По мнению Эпштейна, описываемое им «новое состояние» предполагает тотальный отказ от постмодернизма и рождение нового трансцендентализма! содержательную сторону которого он определяет как «эксплозив» и «запредел»[763]. Между тем, как показывает анализ событий 11 сентября и его последствий такими постмодернистскими теоретиками, как, например, Славой Жижек и Жан Бодрийяр, сама «реальность» террора не поддается адекватному осмыслению вне постмодернистских категорий.
Как и большинство западных интеллектуалов, оба философа решительно отвергают концепцию «борьбы цивилизаций» (в лучшем случае раннемодерную), отстаиваемую в последние десятилетия крупнейшим консервативным политологом США Самюэлем Хантингтоном[764] и христианскими фундаменталистами, а в нынешней политической жизни — неоконсерваторами во главе с К. Роувом и президентом Дж.

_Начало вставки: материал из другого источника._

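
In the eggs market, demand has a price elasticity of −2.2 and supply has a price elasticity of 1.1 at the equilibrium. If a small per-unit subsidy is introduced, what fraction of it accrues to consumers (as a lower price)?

For a small subsidy around the equilibrium, the benefit split depends on the relative slopes, which at a point are proportional to the elasticities.
Buyer share = εs/(εs + |εd|) = 1.1/(1.1 + 2.2) = 1/3; seller share = |εd|/(εs + |εd|) = 2/3.

Consumer share = 1/3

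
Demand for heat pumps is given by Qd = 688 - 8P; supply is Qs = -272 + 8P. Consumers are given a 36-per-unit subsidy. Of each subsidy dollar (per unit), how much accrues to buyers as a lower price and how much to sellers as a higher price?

Buyers gain 18 per unit; sellers gain 18 per unit

Pre-subsidy: 688 - 8P = -272 + 8P gives P* = 60, Q* = 208.
With the rebate, buyers effectively pay Pb = Ps − 36, where Ps is the price sellers receive.
Demand in terms of Ps becomes Qd = 688 − 8(Ps − 36) = 976 - 8Ps. Setting this equal to supply: 976 - 8Ps = -272 + 8Ps, so Ps = 78.
Buyers pay Pb = 78 − 36 = 42; Q' = -272 + 8·78 = 352.
Buyers' price falls by P* − Pb = 60 − 42 = 18; sellers' price rises by Ps − P* = 78 − 60 = 18.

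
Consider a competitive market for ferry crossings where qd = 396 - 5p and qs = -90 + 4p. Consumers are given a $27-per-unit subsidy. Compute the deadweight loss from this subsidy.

Deadweight loss = $810

Pre-subsidy: 396 - 5p = -90 + 4p gives p* = 54, q* = 126.
With the rebate, buyers effectively pay pb = ps − 27, where ps is the price sellers receive.
Demand in terms of ps becomes qd = 396 − 5(ps − 27) = 531 - 5ps. Setting this equal to supply: 531 - 5ps = -90 + 4ps, so ps = 69.
Buyers pay pb = 69 − 27 = 42; q' = -90 + 4·69 = 186.
The subsidy expands output by 186 − 126 = 60 past the efficient level; on those units the gap between marginal cost and willingness to pay runs from 0 up to 27.
DWL = ½ × 27 × 60 = 810.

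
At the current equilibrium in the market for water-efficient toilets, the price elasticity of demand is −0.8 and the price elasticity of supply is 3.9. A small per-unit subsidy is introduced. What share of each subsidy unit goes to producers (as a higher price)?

For a small subsidy around the equilibrium, the benefit split depends on the relative slopes, which at a point are proportional to the elasticities.
Buyer share = εs/(εs + |εd|) = 3.9/(3.9 + 0.8) = 39/47; seller share = |εd|/(εs + |εd|) = 8/47.
So producers capture 8/47 of the subsidy.

Producer share = 8/47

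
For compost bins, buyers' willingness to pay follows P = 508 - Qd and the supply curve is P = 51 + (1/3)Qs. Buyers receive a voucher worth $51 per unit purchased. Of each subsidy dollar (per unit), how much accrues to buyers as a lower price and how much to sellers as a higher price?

Buyers gain $38.25 per unit; sellers gain $12.75 per unit

Pre-subsidy: 508 - Q = 51 + (1/3)Q gives Q* = 342.75 and P* = 165.25.
With the rebate, buyers effectively pay Pb = Ps − 51, where Ps is the price sellers receive.
On the curves, Pb = 508 - Q and Ps = 51 + (1/3)Q; the wedge Ps − Pb = 51 gives 51 + (1/3)Q − (508 - Q) = 51, so Q' = 381.
Then Pb = 508 − 1·381 = 127 and Ps = 51 + (1/3)·381 = 178.
Buyers' price falls by P* − Pb = 165.25 − 127 = 38.25; sellers' price rises by Ps − P* = 178 − 165.25 = 12.75.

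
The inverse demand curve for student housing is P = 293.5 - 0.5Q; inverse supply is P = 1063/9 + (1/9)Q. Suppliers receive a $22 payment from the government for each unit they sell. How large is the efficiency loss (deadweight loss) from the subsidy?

Pre-subsidy: 293.5 - 0.5Q = 1063/9 + (1/9)Q gives Q* = 287 and P* = 150.
With the subsidy, sellers receive Ps = Pb + 22 for each unit, where Pb is the price buyers pay.
On the curves, Pb = 293.5 - 0.5Q and Ps = 1063/9 + (1/9)Q; the wedge Ps − Pb = 22 gives 1063/9 + (1/9)Q − (293.5 - 0.5Q) = 22, so Q' = 323.
Then Pb = 293.5 − 0.5·323 = 132 and Ps = 1063/9 + (1/9)·323 = 154.
The subsidy expands output by 323 − 287 = 36 past the efficient level; on those units the gap between marginal cost and willingness to pay runs from 0 up to 22.
DWL = ½ × 22 × 36 = 396.

Deadweight loss = $396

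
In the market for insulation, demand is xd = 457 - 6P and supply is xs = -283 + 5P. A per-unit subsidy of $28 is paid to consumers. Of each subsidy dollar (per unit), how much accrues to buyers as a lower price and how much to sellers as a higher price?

Pre-subsidy: 457 - 6P = -283 + 5P gives P* = 740/11, x* = 587/11.
With the rebate, buyers effectively pay Pb = Ps − 28, where Ps is the price sellers receive.
Demand in terms of Ps becomes xd = 457 − 6(Ps − 28) = 625 - 6Ps. Setting this equal to supply: 625 - 6Ps = -283 + 5Ps, so Ps = 908/11.
Buyers pay Pb = 908/11 − 28 = 600/11; x' = -283 + 5·(908/11) = 1427/11.
Buyers' price falls by P* − Pb = 740/11 − 600/11 = 140/11; sellers' price rises by Ps − P* = 908/11 − 740/11 = 168/11.

Buyers gain 140/11 per unit; sellers gain 168/11 per unit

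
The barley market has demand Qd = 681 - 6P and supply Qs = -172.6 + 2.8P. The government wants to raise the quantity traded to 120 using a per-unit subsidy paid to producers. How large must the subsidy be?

At Q = 120, invert demand for the buyer price: Pb = (681 − 120)/6 = 93.5; invert supply for the seller price: Ps = (120 − (-172.6))/2.8 = 104.5.
The subsidy must fill the gap: s = Ps − Pb = 104.5 − 93.5 = 11.

Required subsidy s = 11 per unit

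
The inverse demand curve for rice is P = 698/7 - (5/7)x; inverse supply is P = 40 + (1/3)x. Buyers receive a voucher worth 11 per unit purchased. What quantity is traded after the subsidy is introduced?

Pre-subsidy: 698/7 - (5/7)x = 40 + (1/3)x gives x* = 57 and P* = 59.
With the rebate, buyers effectively pay Pb = Ps − 11, where Ps is the price sellers receive.
On the curves, Pb = 698/7 - (5/7)x and Ps = 40 + (1/3)x; the wedge Ps − Pb = 11 gives 40 + (1/3)x − (698/7 - (5/7)x) = 11, so x' = 67.5.
Then Pb = 698/7 − (5/7)·67.5 = 51.5 and Ps = 40 + (1/3)·67.5 = 62.5.

x' = 67.5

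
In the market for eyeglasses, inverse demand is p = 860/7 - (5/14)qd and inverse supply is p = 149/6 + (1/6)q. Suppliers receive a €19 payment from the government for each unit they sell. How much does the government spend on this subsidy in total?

Pre-subsidy: 860/7 - (5/14)q = 149/6 + (1/6)q gives q* = 4117/22 and p* = 2465/44.
With the subsidy, sellers receive ps = pb + 19 for each unit, where pb is the price buyers pay.
On the curves, pb = 860/7 - (5/14)q and ps = 149/6 + (1/6)q; the wedge ps − pb = 19 gives 149/6 + (1/6)q − (860/7 - (5/14)q) = 19, so q' = 4915/22.
Then pb = 860/7 − (5/14)·(4915/22) = 1895/44 and ps = 149/6 + (1/6)·(4915/22) = 2731/44.
Government outlay = subsidy × quantity = 19 × 4915/22 = 93385/22.

Government cost = 93385/22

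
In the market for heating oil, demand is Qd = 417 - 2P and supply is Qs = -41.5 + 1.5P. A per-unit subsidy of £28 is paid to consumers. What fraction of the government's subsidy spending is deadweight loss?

DWL / government spending = 12/179

Pre-subsidy: 417 - 2P = -41.5 + 1.5P gives P* = 131, Q* = 155.
With the rebate, buyers effectively pay Pb = Ps − 28, where Ps is the price sellers receive.
Demand in terms of Ps becomes Qd = 417 − 2(Ps − 28) = 473 - 2Ps. Setting this equal to supply: 473 - 2Ps = -41.5 + 1.5Ps, so Ps = 147.
Buyers pay Pb = 147 − 28 = 119; Q' = -41.5 + 1.5·147 = 179.
ΔCS = ½(155 + 179)(131 − 119) = 2004; ΔPS = ½(155 + 179)(147 − 131) = 2672.
Government spending = 28 × 179 = 5012.
DWL = ½ × 28 × (179 − 155) = 336; fraction = 336 / 5012 = 12/179.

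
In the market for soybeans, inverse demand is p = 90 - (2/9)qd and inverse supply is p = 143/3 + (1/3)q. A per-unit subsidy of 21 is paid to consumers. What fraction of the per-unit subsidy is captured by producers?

Pre-subsidy: 90 - (2/9)q = 143/3 + (1/3)q gives q* = 76.2 and p* = 1096/15.
With the rebate, buyers effectively pay pb = ps − 21, where ps is the price sellers receive.
On the curves, pb = 90 - (2/9)q and ps = 143/3 + (1/3)q; the wedge ps − pb = 21 gives 143/3 + (1/3)q − (90 - (2/9)q) = 21, so q' = 114.
Then pb = 90 − (2/9)·114 = 194/3 and ps = 143/3 + (1/3)·114 = 257/3.
Buyers' price falls by p* − pb = 1096/15 − 194/3 = 8.4; sellers' price rises by ps − p* = 257/3 − 1096/15 = 12.6.
So producers capture 12.6/21 = 0.6 of each unit of subsidy.

Producer share = 0.6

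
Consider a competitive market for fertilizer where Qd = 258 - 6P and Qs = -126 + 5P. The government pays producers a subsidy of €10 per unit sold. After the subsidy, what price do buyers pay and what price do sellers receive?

Buyers pay 334/11; sellers receive 444/11

Pre-subsidy: 258 - 6P = -126 + 5P gives P* = 384/11, Q* = 534/11.
With the subsidy, sellers receive Ps = Pb + 10 for each unit, where Pb is the price buyers pay.
Supply in terms of Pb becomes Qs = -126 + 5(Pb + 10) = -76 + 5Pb. Setting this equal to demand: 258 - 6Pb = -76 + 5Pb, so Pb = 334/11.
Sellers receive Ps = 334/11 + 10 = 444/11; Q' = 258 − 6·(334/11) = 834/11.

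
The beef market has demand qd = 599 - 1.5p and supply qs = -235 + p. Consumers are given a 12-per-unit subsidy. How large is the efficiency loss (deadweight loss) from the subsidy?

Deadweight loss = 43.2

Pre-subsidy: 599 - 1.5p = -235 + p gives p* = 333.6, q* = 98.6.
With the rebate, buyers effectively pay pb = ps − 12, where ps is the price sellers receive.
Demand in terms of ps becomes qd = 599 − 1.5(ps − 12) = 617 - 1.5ps. Setting this equal to supply: 617 - 1.5ps = -235 + ps, so ps = 340.8.
Buyers pay pb = 340.8 − 12 = 328.8; q' = -235 + 1·340.8 = 105.8.
The subsidy expands output by 105.8 − 98.6 = 7.2 past the efficient level; on those units the gap between marginal cost and willingness to pay runs from 0 up to 12.
DWL = ½ × 12 × 7.2 = 43.2.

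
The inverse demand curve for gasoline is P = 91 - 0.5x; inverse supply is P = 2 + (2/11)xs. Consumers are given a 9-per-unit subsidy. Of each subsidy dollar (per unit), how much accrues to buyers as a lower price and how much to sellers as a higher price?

Buyers gain 6.6 per unit; sellers gain 2.4 per unit

Pre-subsidy: 91 - 0.5x = 2 + (2/11)x gives x* = 1958/15 and P* = 386/15.
With the rebate, buyers effectively pay Pb = Ps − 9, where Ps is the price sellers receive.
On the curves, Pb = 91 - 0.5x and Ps = 2 + (2/11)x; the wedge Ps − Pb = 9 gives 2 + (2/11)x − (91 - 0.5x) = 9, so x' = 2156/15.
Then Pb = 91 − 0.5·(2156/15) = 287/15 and Ps = 2 + (2/11)·(2156/15) = 422/15.
Buyers' price falls by P* − Pb = 386/15 − 287/15 = 6.6; sellers' price rises by Ps − P* = 422/15 − 386/15 = 2.4.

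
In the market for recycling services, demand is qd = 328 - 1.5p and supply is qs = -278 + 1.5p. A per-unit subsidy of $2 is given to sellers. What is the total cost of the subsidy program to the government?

Pre-subsidy: 328 - 1.5p = -278 + 1.5p gives p* = 202, q* = 25.
With the subsidy, sellers receive ps = pb + 2 for each unit, where pb is the price buyers pay.
Supply in terms of pb becomes qs = -278 + 1.5(pb + 2) = -275 + 1.5pb. Setting this equal to demand: 328 - 1.5pb = -275 + 1.5pb, so pb = 201.
Sellers receive ps = 201 + 2 = 203; q' = 328 − 1.5·201 = 26.5.
Government outlay = subsidy × quantity = 2 × 26.5 = 53.

Government cost = $53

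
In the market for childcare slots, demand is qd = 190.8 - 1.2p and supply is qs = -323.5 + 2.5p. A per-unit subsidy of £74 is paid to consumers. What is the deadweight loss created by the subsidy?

Deadweight loss = £2220

Pre-subsidy: 190.8 - 1.2p = -323.5 + 2.5p gives p* = 139, q* = 24.
With the rebate, buyers effectively pay pb = ps − 74, where ps is the price sellers receive.
Demand in terms of ps becomes qd = 190.8 − 1.2(ps − 74) = 279.6 - 1.2ps. Setting this equal to supply: 279.6 - 1.2ps = -323.5 + 2.5ps, so ps = 163.
Buyers pay pb = 163 − 74 = 89; q' = -323.5 + 2.5·163 = 84.
The subsidy expands output by 84 − 24 = 60 past the efficient level; on those units the gap between marginal cost and willingness to pay runs from 0 up to 74.
DWL = ½ × 74 × 60 = 2220.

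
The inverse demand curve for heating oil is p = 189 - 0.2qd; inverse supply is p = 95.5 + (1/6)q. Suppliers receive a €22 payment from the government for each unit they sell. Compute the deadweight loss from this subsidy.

Deadweight loss = €660

Pre-subsidy: 189 - 0.2q = 95.5 + (1/6)q gives q* = 255 and p* = 138.
With the subsidy, sellers receive ps = pb + 22 for each unit, where pb is the price buyers pay.
On the curves, pb = 189 - 0.2q and ps = 95.5 + (1/6)q; the wedge ps − pb = 22 gives 95.5 + (1/6)q − (189 - 0.2q) = 22, so q' = 315.
Then pb = 189 − 0.2·315 = 126 and ps = 95.5 + (1/6)·315 = 148.
The subsidy expands output by 315 − 255 = 60 past the efficient level; on those units the gap between marginal cost and willingness to pay runs from 0 up to 22.
DWL = ½ × 22 × 60 = 660.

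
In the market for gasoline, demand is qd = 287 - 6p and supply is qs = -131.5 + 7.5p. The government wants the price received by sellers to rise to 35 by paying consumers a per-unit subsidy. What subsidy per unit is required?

Required subsidy s = 9 per unit

At a seller price of 35, quantity supplied is -131.5 + 7.5·35 = 131.
Buyers absorb 131 only when they pay pb with 287 − 6·pb = 131, i.e. pb = 26.
s = ps − pb = 35 − 26 = 9.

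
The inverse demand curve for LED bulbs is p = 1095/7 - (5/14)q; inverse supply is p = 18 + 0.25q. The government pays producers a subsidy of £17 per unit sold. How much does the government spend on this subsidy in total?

Pre-subsidy: 1095/7 - (5/14)q = 18 + 0.25q gives q* = 228 and p* = 75.
With the subsidy, sellers receive ps = pb + 17 for each unit, where pb is the price buyers pay.
On the curves, pb = 1095/7 - (5/14)q and ps = 18 + 0.25q; the wedge ps − pb = 17 gives 18 + 0.25q − (1095/7 - (5/14)q) = 17, so q' = 256.
Then pb = 1095/7 − (5/14)·256 = 65 and ps = 18 + 0.25·256 = 82.
Government outlay = subsidy × quantity = 17 × 256 = 4352.

Government cost = £4352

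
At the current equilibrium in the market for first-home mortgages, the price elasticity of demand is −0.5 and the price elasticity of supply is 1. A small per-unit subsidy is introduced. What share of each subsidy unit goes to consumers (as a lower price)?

Consumer share = 2/3

For a small subsidy around the equilibrium, the benefit split depends on the relative slopes, which at a point are proportional to the elasticities.
Buyer share = εs/(εs + |εd|) = 1/(1 + 0.5) = 2/3; seller share = |εd|/(εs + |εd|) = 1/3.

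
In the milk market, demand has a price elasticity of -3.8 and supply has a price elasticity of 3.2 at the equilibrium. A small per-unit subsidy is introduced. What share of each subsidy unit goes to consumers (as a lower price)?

Consumer share = 16/35

For a small subsidy around the equilibrium, the benefit split depends on the relative slopes, which at a point are proportional to the elasticities.
Buyer share = εs/(εs + |εd|) = 3.2/(3.2 + 3.8) = 16/35; seller share = |εd|/(εs + |εd|) = 19/35.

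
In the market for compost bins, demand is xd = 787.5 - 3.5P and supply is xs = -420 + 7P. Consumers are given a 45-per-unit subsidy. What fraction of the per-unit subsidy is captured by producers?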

Бушем-младшим (в России аналогичные концепции приобрели популярность в 1990-е годы после кризиса марксистско-ленинских объяснительных схем, но источником современного «цивилизационного подхода» в России являются идеи не столько Хантингтона — хотя и его тоже — а скорее Льва Гумилева и крайне вульгаризированного Арнольда Тойнби[765]). Жижек напоминает об американском христианском фундаментализме (в США насчитывается более двух миллионов правых фундаменталистов — членов соответствующих религиозных и политических групп) и об ответственности фундаменталистских групп за взрыв торгового центра в Оклахоме в 1997 году и за рассылку писем со штаммами сибирской язвы. На основе этих фактов Жижек делает вывод о том, что столкновение происходит внутри одной цивилизации. Его мысль подтверждается и тем, что «мусульманские фундаменталисты не являются подлинными фундаменталистами, они уже „модернисты“… — продукт и феномен современного глобально го капитализма… они показывают, как арабский мир приспосабливается к глобальному капитализму»[766]. По мнению Жижека, международные террористические организации по существу являются «непристойным двойником крупных многонациональных корпораций — крайней ризоматической машиной, присутствующей повсюду, хотя и лишенной сколько-нибудь определенной территориальной базы» (с. 45) — иными словами, основаны на постмодерной, а не домодерной структуре. О том же пишет и Ж. Бодрийяр: «Терроризм, как вирус, живет повсюду. Существует глобальное распыление терроризма, сопровождающего любые системы доминирования, — как тень, готовая активизироваться в любом месте, как двойной агент. <…> Значит, перед нами — не столкновение цивилизаций… а война триумфальной глобализации с самой собой»[767].